Hidalgo, 62, was a virtual unknown seven years ago when she succeeded her former mentor and boss, Bertrand Delano, as mayor of Paris — a position seen as a stepping stone to the presidency.
The reserve former labor inspector, who critics dismissed as a “treatment”, struggled to emerge from his shadow.
But Hidalgo, who had grown up at the age of two in a housing estate near Lyon in a family of Spanish immigrants who fled dictator Francisco Franco’s rule, was underestimated.
In response to elections that show him winning only between seven and nine percent of the vote for president, he pointed out paris match Last Month Magazine: “I’ve proven polls wrong all my life.”
“As the daughter of a laborer and a tailor who did not attend an elite school, I had no chance of becoming mayor of Paris,” she said.
Since winning the office of mayor in 2014, he has had to run the city through a series of crises, from a series of terrorist attacks to the 2018 and 2019 “Yellow Vest” uprisings and fires that nearly destroyed Notre-Dame Cathedral .
In an interview with The Guardian newspaper in March 2020, she described her experience as “almost like operating a catamaran in Permanent Force 7-9 air”.
Yet his first stint as Paris supremo – Hidalgo easily won re-election in 2020 – is perhaps best known for fighting and chaotic rollout over his decision to walk on a busy street running along the right bank of the Seine will be remembered. bike sharing plan
Hidalgo makes no bones about its anti-car stance.

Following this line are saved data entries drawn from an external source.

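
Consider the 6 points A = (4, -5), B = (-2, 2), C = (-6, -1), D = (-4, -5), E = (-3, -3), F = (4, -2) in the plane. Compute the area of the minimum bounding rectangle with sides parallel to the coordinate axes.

70

x ranges over [-6, 4], width 10.
y ranges over [-5, 2], height 7.
Area = 10 × 7 = 70.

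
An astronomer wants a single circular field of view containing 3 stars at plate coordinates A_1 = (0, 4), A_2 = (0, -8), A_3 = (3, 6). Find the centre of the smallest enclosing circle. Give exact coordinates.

Side lengths²: A_1A_2² = 144, A_1A_3² = 13, A_2A_3² = 205.
Since A_2A_3² = 205 ≥ 144 + 13 = 157, the angle opposite A_2A_3 is not acute, so the smallest enclosing circle has A_2A_3 as diameter.
Centre = midpoint of A_2A_3 = (1.5, -1), r² = 205/4 = 51.25.
Centre = (1.5, -1).

(1.5, -1)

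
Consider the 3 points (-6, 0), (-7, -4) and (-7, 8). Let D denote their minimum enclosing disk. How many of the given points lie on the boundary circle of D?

2

Call the three points A, B, C in the order given.
Side lengths²: AB² = 17, AC² = 65, BC² = 144.
Since BC² = 144 ≥ 65 + 17 = 82, the angle opposite BC is not acute, so the smallest enclosing circle has BC as diameter.
Centre = midpoint of BC = (-7, 2), r² = 144/4 = 36.
The points at distance exactly r from the centre are (-7, -4), (-7, 8) — 2 points.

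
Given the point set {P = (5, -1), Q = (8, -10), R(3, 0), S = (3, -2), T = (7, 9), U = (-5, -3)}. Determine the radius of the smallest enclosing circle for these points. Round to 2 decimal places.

9.93

The minimum enclosing circle is determined by three boundary points: Q, T, U.
Their circumcentre is (4.65, -0.65) with r² = 98.645.
The farthest remaining point S is at distance² 4.545 ≤ 98.645.
r = √(98.645) ≈ 9.93.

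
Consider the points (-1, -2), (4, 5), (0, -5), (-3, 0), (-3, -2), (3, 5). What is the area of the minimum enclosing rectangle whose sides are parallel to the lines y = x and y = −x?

In coordinates u = x + y, v = x − y the rectangle is axis-aligned; the map (x,y)→(u,v) scales areas by 2.
u-values: -3, 9, -5, -3, -5, 8; range = 9 − (-5) = 14.
v-values: 1, -1, 5, -3, -1, -2; range = 5 − (-3) = 8.
Area = (14 × 8) / 2 = 56.

56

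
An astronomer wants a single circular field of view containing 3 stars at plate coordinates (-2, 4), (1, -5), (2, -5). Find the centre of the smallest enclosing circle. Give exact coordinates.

(0, -0.5)

Call the three points A, B, C in the order given.
Side lengths²: AB² = 90, AC² = 97, BC² = 1.
Since AC² = 97 ≥ 90 + 1 = 91, the angle opposite AC is not acute, so the smallest enclosing circle has AC as diameter.
Centre = midpoint of AC = (0, -0.5), r² = 97/4 = 24.25.
Centre = (0, -0.5).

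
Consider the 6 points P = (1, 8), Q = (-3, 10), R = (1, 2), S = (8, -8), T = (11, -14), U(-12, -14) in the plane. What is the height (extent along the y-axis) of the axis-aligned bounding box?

24

max y = 10, min y = -14, so height = 24.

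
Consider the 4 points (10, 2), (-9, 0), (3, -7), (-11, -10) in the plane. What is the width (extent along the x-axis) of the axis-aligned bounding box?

max x = 10, min x = -11, so width = 21.

21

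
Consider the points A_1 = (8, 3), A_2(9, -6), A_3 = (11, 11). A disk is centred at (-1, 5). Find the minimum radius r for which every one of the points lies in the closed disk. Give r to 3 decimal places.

The required radius is the distance from (-1, 5) to the farthest point.
Squared distances: 85, 221, 180.
Maximum is 221, attained at A_2.
r = √221 ≈ 14.866.

14.866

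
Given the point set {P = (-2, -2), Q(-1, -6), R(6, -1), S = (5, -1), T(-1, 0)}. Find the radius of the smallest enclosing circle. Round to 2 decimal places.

4.34

By Welzl's lemma the MEC is supported by two points (diametrically opposite) or three points (on a circumcircle).
The minimum enclosing circle is determined by three boundary points: Q, R, T.
Their circumcentre is (15/7, -3) with r² = 925/49.
The farthest remaining point P is at distance² 890/49 ≤ 925/49.
r = √(925/49) ≈ 4.34.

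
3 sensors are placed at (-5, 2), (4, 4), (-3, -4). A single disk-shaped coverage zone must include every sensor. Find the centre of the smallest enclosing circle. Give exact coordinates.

(5/58, 21/58)

Call the three points A, B, C in the order given.
Side lengths²: AB² = 85, AC² = 40, BC² = 113.
Since BC² = 113 < 85 + 40 = 125, the triangle is acute, so the smallest enclosing circle is the circumcircle.
Circumcentre = (5/58, 21/58), r² = 48025/1682.
Centre = (5/58, 21/58).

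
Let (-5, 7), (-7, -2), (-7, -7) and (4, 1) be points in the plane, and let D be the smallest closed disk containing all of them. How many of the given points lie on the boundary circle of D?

The minimum enclosing circle of a finite set is fixed by two of the points (as a diameter) or three (as a circumcircle).
The minimum enclosing circle is determined by three boundary points: (-5, 7), (-7, -7), (4, 1).
Their circumcentre is (-157/46, -17/46) with r² = 60125/1058.
The farthest remaining point (-7, -2) is at distance² 16425/1058 ≤ 60125/1058.
The points at distance exactly r from the centre are (-5, 7), (-7, -7), (4, 1) — 3 points.

3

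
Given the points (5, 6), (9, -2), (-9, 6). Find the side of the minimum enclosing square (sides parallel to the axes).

The bounding box has width 18 and height 8.
An axis-aligned square enclosing the set must have side ≥ max(width, height).
So the minimum side is max(18, 8) = 18.

18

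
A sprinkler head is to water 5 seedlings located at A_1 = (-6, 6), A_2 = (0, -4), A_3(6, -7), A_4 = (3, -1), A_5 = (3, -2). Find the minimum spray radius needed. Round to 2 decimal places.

The minimum enclosing circle of a finite set is fixed by two of the points (as a diameter) or three (as a circumcircle).
The farthest pair is A_1–A_3 with squared distance 313. The circle on this segment as diameter has centre (0, -0.5) and r² = 313/4 = 78.25.
Check A_2: distance² to centre = 12.25 ≤ 78.25, so it lies inside.
All remaining points lie in this disk, and no smaller disk contains both endpoints, so this is the minimum enclosing circle.
r = √(78.25) ≈ 8.85.

8.85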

In 2016 he was said to be in “complete denial about the climate emergency”, which brought nearly 200 countries together in Paris a year earlier to tackle global warming.
But as soon as one controversy subsided, another flared up.

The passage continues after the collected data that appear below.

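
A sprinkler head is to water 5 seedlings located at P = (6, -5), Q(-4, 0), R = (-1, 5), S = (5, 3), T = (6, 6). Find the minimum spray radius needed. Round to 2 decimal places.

The minimum enclosing circle is determined by three boundary points: P, Q, T.
Their circumcentre is (2.5, 0.5) with r² = 42.5.
The farthest remaining point R is at distance² 32.5 ≤ 42.5.
r = √(42.5) ≈ 6.52.

6.52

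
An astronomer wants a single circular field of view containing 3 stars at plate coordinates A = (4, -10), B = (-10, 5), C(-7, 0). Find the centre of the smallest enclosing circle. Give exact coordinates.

Side lengths²: AB² = 421, AC² = 221, BC² = 34.
Since AB² = 421 ≥ 221 + 34 = 255, the angle opposite AB is not acute, so the smallest enclosing circle has AB as diameter.
Centre = midpoint of AB = (-3, -2.5), r² = 421/4 = 105.25.
Centre = (-3, -2.5).

(-3, -2.5)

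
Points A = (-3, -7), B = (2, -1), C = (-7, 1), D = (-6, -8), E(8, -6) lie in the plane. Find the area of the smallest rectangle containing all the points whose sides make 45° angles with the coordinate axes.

In coordinates u = x + y, v = x − y the rectangle is axis-aligned; the map (x,y)→(u,v) scales areas by 2.
u-values: -10, 1, -6, -14, 2; range = 2 − (-14) = 16.
v-values: 4, 3, -8, 2, 14; range = 14 − (-8) = 22.
Area = (16 × 22) / 2 = 176.

176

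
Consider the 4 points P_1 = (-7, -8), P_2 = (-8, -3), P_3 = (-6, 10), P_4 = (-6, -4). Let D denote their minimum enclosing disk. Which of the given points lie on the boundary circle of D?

The minimum enclosing circle of a finite set is fixed by two of the points (as a diameter) or three (as a circumcircle).
The farthest pair is P_1–P_3 with squared distance 325. The circle on this segment as diameter has centre (-6.5, 1) and r² = 325/4 = 81.25.
Check P_2: distance² to centre = 18.25 ≤ 81.25, so it lies inside.
All remaining points lie in this disk, and no smaller disk contains both endpoints, so this is the minimum enclosing circle.
The points at distance exactly r from the centre are P_1, P_3 — 2 points.

P_1, P_3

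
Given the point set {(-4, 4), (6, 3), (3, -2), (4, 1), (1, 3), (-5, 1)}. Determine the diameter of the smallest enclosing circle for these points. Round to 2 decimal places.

The farthest pair is (6, 3)–(-5, 1) with squared distance 125. The circle on this segment as diameter has centre (0.5, 2) and r² = 125/4 = 31.25.
Check (-4, 4): distance² to centre = 24.25 ≤ 31.25, so it lies inside.
All remaining points lie in this disk, and no smaller disk contains both endpoints, so this is the minimum enclosing circle.
Diameter = 2r = 2√(31.25) ≈ 11.18.

11.18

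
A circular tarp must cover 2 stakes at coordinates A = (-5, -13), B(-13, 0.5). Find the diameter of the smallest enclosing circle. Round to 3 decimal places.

The smallest circle enclosing two points has them as diameter endpoints.
Centre = midpoint = (-9, -6.25); r² = |AB|²/4 = 246.25/4 = 61.5625.
Diameter = 2r = 2√(61.5625) ≈ 15.692.

15.692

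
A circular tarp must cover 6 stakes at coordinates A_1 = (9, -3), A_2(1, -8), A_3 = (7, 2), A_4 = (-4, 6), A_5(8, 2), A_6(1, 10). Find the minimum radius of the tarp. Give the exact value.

9

The minimum enclosing circle of a finite set is fixed by two of the points (as a diameter) or three (as a circumcircle).
The farthest pair is A_2–A_6 with squared distance 324. The circle on this segment as diameter has centre (1, 1) and r² = 324/4 = 81.
Check A_1: distance² to centre = 80 ≤ 81, so it lies inside.
All remaining points lie in this disk, and no smaller disk contains both endpoints, so this is the minimum enclosing circle.
r = √81 = 9.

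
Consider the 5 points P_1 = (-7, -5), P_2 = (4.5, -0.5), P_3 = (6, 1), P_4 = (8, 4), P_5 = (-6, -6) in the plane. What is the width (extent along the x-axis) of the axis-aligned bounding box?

max x = 8, min x = -7, so width = 15.

15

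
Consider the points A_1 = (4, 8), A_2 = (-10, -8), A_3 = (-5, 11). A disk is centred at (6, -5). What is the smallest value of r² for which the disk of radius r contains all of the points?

377

The required radius is the distance from (6, -5) to the farthest point.
Squared distances: 173, 265, 377.
Maximum is 377, attained at A_3.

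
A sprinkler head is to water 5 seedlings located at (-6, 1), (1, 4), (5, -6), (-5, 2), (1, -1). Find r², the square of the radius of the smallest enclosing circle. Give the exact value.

71485/1681

The minimum enclosing circle is determined by three boundary points: (-6, 1), (1, 4), (5, -6).
Their circumcentre is (-17/41, -97/41) with r² = 71485/1681.
The farthest remaining point (-5, 2) is at distance² 67385/1681 ≤ 71485/1681.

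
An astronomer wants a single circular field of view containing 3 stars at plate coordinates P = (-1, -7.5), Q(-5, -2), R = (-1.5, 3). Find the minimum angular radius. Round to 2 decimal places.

5.26

Side lengths²: PQ² = 46.25, PR² = 110.5, QR² = 37.25.
Since PR² = 110.5 ≥ 46.25 + 37.25 = 83.5, the angle opposite PR is not acute, so the smallest enclosing circle has PR as diameter.
Centre = midpoint of PR = (-1.25, -2.25), r² = 110.5/4 = 27.625.
r = √(27.625) ≈ 5.26.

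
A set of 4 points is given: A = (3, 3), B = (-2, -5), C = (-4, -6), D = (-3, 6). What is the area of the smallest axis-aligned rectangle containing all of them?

x ranges over [-4, 3], width 7.
y ranges over [-6, 6], height 12.
Area = 7 × 12 = 84.

84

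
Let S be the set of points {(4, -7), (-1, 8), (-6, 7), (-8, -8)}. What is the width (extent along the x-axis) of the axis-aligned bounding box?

max x = 4, min x = -8, so width = 12.

12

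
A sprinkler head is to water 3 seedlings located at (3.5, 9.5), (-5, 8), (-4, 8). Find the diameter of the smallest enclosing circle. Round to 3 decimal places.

Call the three points A, B, C in the order given.
Side lengths²: AB² = 74.5, AC² = 58.5, BC² = 1.
Since AB² = 74.5 ≥ 58.5 + 1 = 59.5, the angle opposite AB is not acute, so the smallest enclosing circle has AB as diameter.
Centre = midpoint of AB = (-0.75, 8.75), r² = 74.5/4 = 18.625.
Diameter = 2r = 2√(18.625) ≈ 8.631.

8.631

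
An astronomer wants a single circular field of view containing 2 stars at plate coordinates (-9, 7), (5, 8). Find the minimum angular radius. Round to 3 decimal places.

7.018

The smallest circle enclosing two points has them as diameter endpoints.
Centre = midpoint = (-2, 7.5); r² = |(-9, 7)−(5, 8)|²/4 = 197/4 = 49.25.
r = √(49.25) ≈ 7.018.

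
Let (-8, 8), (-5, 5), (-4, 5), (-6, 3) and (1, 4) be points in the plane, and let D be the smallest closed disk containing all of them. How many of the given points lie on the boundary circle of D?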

His critics accused him of failing to be tough on petty crimes, allowing swarms of rats to invade public parks, and generally allowing the world’s most visited city to become dirty and unsightly.
Residents used the #saccageparis (trashed Paris) hashtag to post pictures of scooters dumped on streets, dilapidated public benches and pavement, among other ills.

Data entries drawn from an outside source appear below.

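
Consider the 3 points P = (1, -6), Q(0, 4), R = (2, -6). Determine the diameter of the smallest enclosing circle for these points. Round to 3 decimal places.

10.198

Side lengths²: PQ² = 101, PR² = 1, QR² = 104.
Since QR² = 104 ≥ 101 + 1 = 102, the angle opposite QR is not acute, so the smallest enclosing circle has QR as diameter.
Centre = midpoint of QR = (1, -1), r² = 104/4 = 26.
Diameter = 2r = 2√26 ≈ 10.198.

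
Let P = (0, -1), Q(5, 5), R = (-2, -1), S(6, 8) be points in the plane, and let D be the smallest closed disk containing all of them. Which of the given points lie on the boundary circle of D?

R, S

The farthest pair is R–S with squared distance 145. The circle on this segment as diameter has centre (2, 3.5) and r² = 145/4 = 36.25.
Check P: distance² to centre = 24.25 ≤ 36.25, so it lies inside.
All remaining points lie in this disk, and no smaller disk contains both endpoints, so this is the minimum enclosing circle.
The points at distance exactly r from the centre are R, S — 2 points.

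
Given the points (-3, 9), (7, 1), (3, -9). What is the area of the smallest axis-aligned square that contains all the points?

324

The bounding box has width 10 and height 18.
An axis-aligned square enclosing the set must have side ≥ max(width, height).
So the minimum side is max(10, 18) = 18.
Area = 18² = 324.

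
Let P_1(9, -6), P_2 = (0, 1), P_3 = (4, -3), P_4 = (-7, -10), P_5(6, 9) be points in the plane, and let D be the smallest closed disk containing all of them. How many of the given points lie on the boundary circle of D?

2

A smallest enclosing disk is always determined by at most three of the input points on its boundary.
The farthest pair is P_4–P_5 with squared distance 530. The circle on this segment as diameter has centre (-0.5, -0.5) and r² = 530/4 = 132.5.
Check P_1: distance² to centre = 120.5 ≤ 132.5, so it lies inside.
All remaining points lie in this disk, and no smaller disk contains both endpoints, so this is the minimum enclosing circle.
The points at distance exactly r from the centre are P_4, P_5 — 2 points.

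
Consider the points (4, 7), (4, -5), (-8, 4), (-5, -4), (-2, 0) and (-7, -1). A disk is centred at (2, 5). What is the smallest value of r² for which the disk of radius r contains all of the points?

130

The required radius is the distance from (2, 5) to the farthest point.
Squared distances: 8, 104, 101, 130, 41, 117.
Maximum is 130, attained at (-5, -4).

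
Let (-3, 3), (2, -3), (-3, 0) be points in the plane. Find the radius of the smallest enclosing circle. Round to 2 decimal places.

Call the three points A, B, C in the order given.
Side lengths²: AB² = 61, AC² = 9, BC² = 34.
Since AB² = 61 ≥ 34 + 9 = 43, the angle opposite AB is not acute, so the smallest enclosing circle has AB as diameter.
Centre = midpoint of AB = (-0.5, 0), r² = 61/4 = 15.25.
r = √(15.25) ≈ 3.91.

3.91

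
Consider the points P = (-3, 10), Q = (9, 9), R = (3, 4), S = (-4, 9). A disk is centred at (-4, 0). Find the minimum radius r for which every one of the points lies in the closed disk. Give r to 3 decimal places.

15.811

The required radius is the distance from (-4, 0) to the farthest point.
Squared distances: 101, 250, 65, 81.
Maximum is 250, attained at Q.
r = √250 ≈ 15.811.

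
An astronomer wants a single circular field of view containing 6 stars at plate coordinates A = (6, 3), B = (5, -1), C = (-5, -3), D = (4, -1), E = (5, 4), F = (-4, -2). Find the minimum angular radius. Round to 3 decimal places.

By Welzl's lemma the MEC is supported by two points (diametrically opposite) or three points (on a circumcircle).
The farthest pair is A–C with squared distance 157. The circle on this segment as diameter has centre (0.5, 0) and r² = 157/4 = 39.25.
Check B: distance² to centre = 21.25 ≤ 39.25, so it lies inside.
All remaining points lie in this disk, and no smaller disk contains both endpoints, so this is the minimum enclosing circle.
r = √(39.25) ≈ 6.265.

6.265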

Hidalgo has blamed the disorder on a lack of civic sense and accused his critics of running a smear campaign.
Responding to accusations of authoritarianism in her 2018 book “Respirer” (Breathe), the mother-in-law commented: “What passes for authority in a man becomes authoritarianism in a woman.”
Among her achievements she points to a cycling revolution, which has brought about doubling Paris’s network of cycle lanes since 2015.
Despite his controversial legacy, Hidalgo has emerged as one of the few figures able to unite the fragmented left around an environmentalist platform.
“Her hard work and the way she manages France’s largest city has shown she can be one,” Socialist Party leader Olivier Faure said in June.
“And maybe it’s time for a woman too.”
Hidalgo has also argued for having a woman as president.
She’s not the only woman to keep an eye on the Elysee Palace – far-right leader Marine Le Pen and centre-right politician, Valerie Pecrese, have also thrown their hats into the ring.
Hidalgo says: “A woman can change (the French’s) relationship with the people in power,” says Hidalgo, pointing to record low levels of turnout in recent elections.